Mutant prion protein‐mediated aggregation of normal prion protein in the endoplasmic reticulum: implications for prion propagation and neurotoxicity

Familial prion disorders are believed to result from spontaneous conversion of mutant prion protein (PrP M ) to the pathogenic isoform (PrP Sc ). While most familial cases are heterozygous and thus express the normal (PrP C ) and mutant alleles of PrP, the role of PrP C in the pathogenic process is unclear. Plaques from affected cases reveal a heterogeneous picture; in some cases only PrP M is detected, whereas in others both PrP C and PrP M are transformed to PrP Sc . To understand if the coaggregation of PrP C is governed by PrP mutations or is a consequence of the cellular compartment of PrP M aggregation, we coexpressed PrP M and PrP C in neuroblastoma cells, the latter tagged with green fluorescent protein (PrP C–GFP ) for differentiation. Two PrP M forms (PrP 231T , PrP 217R/231T ) that aggregate spontaneously in the endoplasmic reticulum (ER) were generated for this analysis.
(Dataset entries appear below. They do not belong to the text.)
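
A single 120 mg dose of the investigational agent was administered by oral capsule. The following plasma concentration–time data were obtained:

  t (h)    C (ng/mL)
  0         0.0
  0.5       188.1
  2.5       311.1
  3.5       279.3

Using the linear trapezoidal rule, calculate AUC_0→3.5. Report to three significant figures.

AUC = 841 ng/mL·h

Trapezoidal AUC_0→3.5:
  [0→0.5]: (0.0+188.1)/2 × 0.5 = 47.025
  [0.5→2.5]: (188.1+311.1)/2 × 2 = 499.2
  [2.5→3.5]: (311.1+279.3)/2 × 1 = 295.2
  Sum = 841.425 ng/mL·h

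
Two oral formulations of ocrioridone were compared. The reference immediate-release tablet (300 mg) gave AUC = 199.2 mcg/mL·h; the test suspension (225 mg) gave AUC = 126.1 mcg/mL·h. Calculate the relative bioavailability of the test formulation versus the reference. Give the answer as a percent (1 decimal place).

F_rel = (AUC_test/D_test) / (AUC_ref/D_ref)
      = (126.1/225) / (199.2/300)
      = 0.560444 / 0.664 = 0.8440 = 84.40%

F_rel = 84.4%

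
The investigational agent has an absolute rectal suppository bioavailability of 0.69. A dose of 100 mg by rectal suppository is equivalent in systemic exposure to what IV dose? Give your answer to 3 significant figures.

Systemic exposure from an extravascular dose = F × D_ev, so the equivalent IV dose is F × D_ev.
D_iv = F × D_ev = 0.69 × 100 = 69 mg

D_iv = 69.0 mg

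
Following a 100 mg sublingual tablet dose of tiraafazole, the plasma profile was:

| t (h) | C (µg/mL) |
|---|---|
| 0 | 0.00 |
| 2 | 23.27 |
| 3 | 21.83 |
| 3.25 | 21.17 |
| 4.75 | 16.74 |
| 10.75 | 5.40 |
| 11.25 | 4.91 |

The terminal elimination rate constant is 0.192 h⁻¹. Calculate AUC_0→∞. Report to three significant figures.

Trapezoidal AUC_0→11.25:
  [0→2]: (0.00+23.27)/2 × 2 = 23.27
  [2→3]: (23.27+21.83)/2 × 1 = 22.55
  [3→3.25]: (21.83+21.17)/2 × 0.25 = 5.375
  [3.25→4.75]: (21.17+16.74)/2 × 1.5 = 28.4325
  [4.75→10.75]: (16.74+5.40)/2 × 6 = 66.42
  [10.75→11.25]: (5.40+4.91)/2 × 0.5 = 2.5775
  Sum = 148.625 µg/mL·h
Extrapolated tail: C_last / k_e = 4.91 / 0.192 = 25.573
AUC_0→∞ = 148.625 + 25.573 = 174.198 µg/mL·h

AUC = 174 µg/mL·h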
We report that PrP C–GFP aggregates when coexpressed with PrP 231T or PrP 217R/231T , regardless of sequence homology between the interacting forms. Furthermore, intracellular aggregates of PrP 231T induce the accumulation of a C‐terminal fragment of PrP, most likely derived from a potentially neurotoxic transmembrane form of PrP ( Ctm PrP) in the ER. These findings have implications for prion pathogenesis in familial prion disorders, especially in cases where transport of PrP M from the ER is blocked by the cellular quality control.